AI coding agents that act like senior engineers — personas, skills, and slash commands for spec-driven development at scale.

An opinionated scaffolding for working with AI coding agents (Claude Code, Cursor, codename it what you want) that treats every session as a recurring contractor on a maturing codebase, not a one-shot magic box.

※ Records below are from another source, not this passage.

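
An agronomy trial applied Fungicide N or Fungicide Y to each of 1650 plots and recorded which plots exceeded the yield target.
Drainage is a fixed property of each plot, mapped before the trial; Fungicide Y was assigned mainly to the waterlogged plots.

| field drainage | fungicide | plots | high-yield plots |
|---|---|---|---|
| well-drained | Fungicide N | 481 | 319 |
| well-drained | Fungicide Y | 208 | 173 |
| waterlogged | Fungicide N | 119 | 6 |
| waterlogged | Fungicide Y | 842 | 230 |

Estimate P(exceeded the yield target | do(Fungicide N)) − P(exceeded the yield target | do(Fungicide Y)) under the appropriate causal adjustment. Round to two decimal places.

The imbalance in field drainage arose from how plots were allocated, not from anything the fungicide did; and field drainage independently affects the outcome. The pooled gap is confounded — condition on field drainage.
Adjusting over the population distribution of field drainage: 0.418·(0.663−0.832) + 0.582·(0.050−0.273) = -0.200.

-0.20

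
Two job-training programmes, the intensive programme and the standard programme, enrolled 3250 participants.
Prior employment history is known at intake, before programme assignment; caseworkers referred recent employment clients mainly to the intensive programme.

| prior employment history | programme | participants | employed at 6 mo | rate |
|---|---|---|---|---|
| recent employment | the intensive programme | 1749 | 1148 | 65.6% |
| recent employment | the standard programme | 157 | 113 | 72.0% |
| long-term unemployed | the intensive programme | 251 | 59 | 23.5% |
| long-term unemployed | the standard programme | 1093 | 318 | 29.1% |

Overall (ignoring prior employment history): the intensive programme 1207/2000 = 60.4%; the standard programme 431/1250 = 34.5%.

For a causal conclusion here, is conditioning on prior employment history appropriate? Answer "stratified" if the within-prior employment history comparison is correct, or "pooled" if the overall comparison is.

stratified

The imbalance in prior employment history arose from how participants were allocated, not from anything the programme did; and prior employment history independently affects the outcome. The pooled gap is confounded — condition on prior employment history.
Within each level — recent employment: 65.6% vs 72.0%; long-term unemployed: 23.5% vs 29.1% — the standard programme is higher every time.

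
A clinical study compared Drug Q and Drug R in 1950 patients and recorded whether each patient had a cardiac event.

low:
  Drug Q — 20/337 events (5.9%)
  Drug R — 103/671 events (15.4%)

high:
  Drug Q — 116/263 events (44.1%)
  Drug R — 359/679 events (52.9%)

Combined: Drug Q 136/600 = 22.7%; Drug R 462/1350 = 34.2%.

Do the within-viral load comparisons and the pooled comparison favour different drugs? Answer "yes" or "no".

no

Within each viral load level (low 5.9% vs 15.4%; high 44.1% vs 52.9%), Drug Q has the lower rate every time. Pooled: 22.7% vs 34.2% — Drug Q has the lower rate overall. They agree.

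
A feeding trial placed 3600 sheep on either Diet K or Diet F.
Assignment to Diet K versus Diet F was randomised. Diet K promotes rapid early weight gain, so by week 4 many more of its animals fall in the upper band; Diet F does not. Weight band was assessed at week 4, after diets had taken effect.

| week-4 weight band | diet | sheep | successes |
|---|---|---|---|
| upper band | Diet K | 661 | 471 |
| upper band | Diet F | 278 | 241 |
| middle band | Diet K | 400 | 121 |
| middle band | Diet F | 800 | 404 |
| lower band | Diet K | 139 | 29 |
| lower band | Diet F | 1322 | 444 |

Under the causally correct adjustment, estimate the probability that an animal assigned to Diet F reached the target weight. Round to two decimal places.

0.45

The week-4 weight band-specific comparison favours Diet F throughout, but the pooled figures favour Diet K. The question is whether to condition on week-4 weight band.
Stratifying would compare diets among sheep the diets themselves sorted into week-4 weight band groups — a form of selection on an intermediate. The unconditioned pooled rates give the total causal effect.
So P(outcome | do(Diet F)) is just the pooled rate for Diet F: 1089/2400 = 0.454.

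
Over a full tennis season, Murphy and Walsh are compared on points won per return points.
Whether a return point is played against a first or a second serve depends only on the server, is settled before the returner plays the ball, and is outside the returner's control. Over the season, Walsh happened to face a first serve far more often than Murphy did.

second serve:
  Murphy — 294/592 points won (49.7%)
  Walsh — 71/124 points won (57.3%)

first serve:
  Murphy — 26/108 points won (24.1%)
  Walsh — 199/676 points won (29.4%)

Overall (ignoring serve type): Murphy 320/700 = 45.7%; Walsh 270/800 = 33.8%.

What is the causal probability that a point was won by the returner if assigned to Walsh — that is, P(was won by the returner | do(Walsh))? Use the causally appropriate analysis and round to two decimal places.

0.43

Within every serve type level Walsh has the higher rate, yet pooled Murphy does — Simpson's reversal.
Nothing the player does changes serve type; the imbalance is an allocation artefact. With serve type also predicting the outcome, the pooled figure is confounded, and the within-stratum comparison is the causal one.
Standardising Walsh to the population serve type mix: 0.477·71/124 + 0.523·199/676 = 0.427.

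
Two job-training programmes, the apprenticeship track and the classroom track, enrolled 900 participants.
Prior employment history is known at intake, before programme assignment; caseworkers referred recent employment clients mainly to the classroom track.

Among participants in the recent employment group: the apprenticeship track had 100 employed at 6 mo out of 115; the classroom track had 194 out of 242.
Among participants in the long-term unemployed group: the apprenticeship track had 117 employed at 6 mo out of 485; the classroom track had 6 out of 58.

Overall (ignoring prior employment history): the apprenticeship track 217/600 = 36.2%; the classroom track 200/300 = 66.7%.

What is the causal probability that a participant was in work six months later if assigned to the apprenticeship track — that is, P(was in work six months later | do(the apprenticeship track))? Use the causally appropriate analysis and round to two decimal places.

0.49

Prior employment history differs across programmes for reasons unrelated to any effect of the programme itself, and it separately predicts the outcome — a classic confounder. We must compare within prior employment history levels.
Standardising the apprenticeship track to the population prior employment history mix: 0.397·100/115 + 0.603·117/485 = 0.490.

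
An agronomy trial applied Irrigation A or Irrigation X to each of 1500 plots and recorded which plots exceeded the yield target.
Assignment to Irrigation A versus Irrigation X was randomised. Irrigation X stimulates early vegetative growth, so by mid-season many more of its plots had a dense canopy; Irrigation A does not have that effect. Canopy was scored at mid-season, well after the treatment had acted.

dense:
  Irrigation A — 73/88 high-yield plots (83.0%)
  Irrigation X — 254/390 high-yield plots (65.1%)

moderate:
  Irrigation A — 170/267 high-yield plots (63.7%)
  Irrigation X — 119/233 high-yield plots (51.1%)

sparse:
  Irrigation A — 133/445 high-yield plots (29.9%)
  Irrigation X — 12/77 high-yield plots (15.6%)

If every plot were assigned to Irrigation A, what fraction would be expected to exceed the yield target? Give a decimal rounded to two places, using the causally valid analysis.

0.47

The distribution of mid-season canopy is itself part of what the irrigation does — it is an intermediate outcome. Holding it fixed would remove that part of the effect; the total effect is the pooled difference.
So P(outcome | do(Irrigation A)) is just the pooled rate for Irrigation A: 376/800 = 0.470.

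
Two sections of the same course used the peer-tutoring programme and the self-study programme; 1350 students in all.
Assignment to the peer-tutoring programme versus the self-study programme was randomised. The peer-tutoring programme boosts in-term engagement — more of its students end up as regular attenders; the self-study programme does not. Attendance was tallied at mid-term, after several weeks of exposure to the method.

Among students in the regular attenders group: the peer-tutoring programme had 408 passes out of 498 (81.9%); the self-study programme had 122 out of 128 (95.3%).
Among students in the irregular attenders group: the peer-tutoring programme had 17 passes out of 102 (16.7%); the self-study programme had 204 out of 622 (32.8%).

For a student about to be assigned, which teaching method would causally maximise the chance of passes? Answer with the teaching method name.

the peer-tutoring programme

The distribution of mid-term attendance is itself part of what the teaching method does — it is an intermediate outcome. Holding it fixed would remove that part of the effect; the total effect is the pooled difference.
Pooled: the peer-tutoring programme 70.8% vs the self-study programme 43.5%; the peer-tutoring programme is higher overall.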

Drawn from shipping real production systems. Bring your own scar tissue.


What's in here

agentic-workflow/
├── personas/         ← who the AI is (role + invariants + skills to load)
├── skills/           ← how to do specific work (deep playbooks)
├── commands/         ← slash commands (design system designer + shipper)
├── examples/         ← sanitized example specs, handoffs, rules-lessons
├── docs/             ← how to use this repo
├── install/          ← optional symlink installer
└── design-system/    ← the Studio playground (read this if shipping a DS)

The three-layer model

PERSONA  →  "you are the senior backend engineer; you load these skills"
   ↓
SKILL    →  "here is HOW to write a service / test an API / drive a browser"
   ↓
CODEBASE →  your repo, with project-specific docs the personas read

A persona is who the AI is. A skill is how the AI does specific work. The codebase is what the AI is working on. The personas reference skills by relative path; the skills reference your project's docs by convention.


30-second tour

Folder What's in it Read first
personas/ 9 personas: backend, frontend, fullstack, mobile, demo-director, qa-backend, qa-frontend, qa-fullstack, security backend.md
skills/ 12 skills: hard-lessons, quality-standards, rules, api-design, backend-service-patterns, database-patterns, frontend-fsd, testing-strategy, agent-browser, agent-browser-qa-guide, backend-qa-agent, security-review hard-lessons.md
commands/ 2 slash commands: /design-system-agent, /ship-design-system design-system-agent.md
examples/ 5 example artifacts: MVP spec, phase spec, rules-lessons, backend QA handoff, frontend QA handoff README.md
docs/ 3 how-to guides: how personas work, how to use the QA agents, how to use the design system commands how-personas-work.md

Three ways to use this repo

1. Read for ideas

Clone it. Read personas/backend.md, skills/hard-lessons.md, and examples/rules-lessons.md. Steal what fits. This is the lowest-commitment path and probably what most people will do.

2. Copy individual files

Pick the personas and skills that fit your stack. Copy them into your project's docs/ folder (or ~/.claude/skills/ if you're using Claude Code). Edit them to match your domain. The cross-references inside the files use relative paths — skills/hard-lessons.md, not absolute paths — so they'll work wherever you put them, as long as the folder structure is preserved.

3. Install wholesale

Clone this repo, then symlink the skills/ and personas/ into your Claude Code config (or equivalent). See INSTALL.md for details.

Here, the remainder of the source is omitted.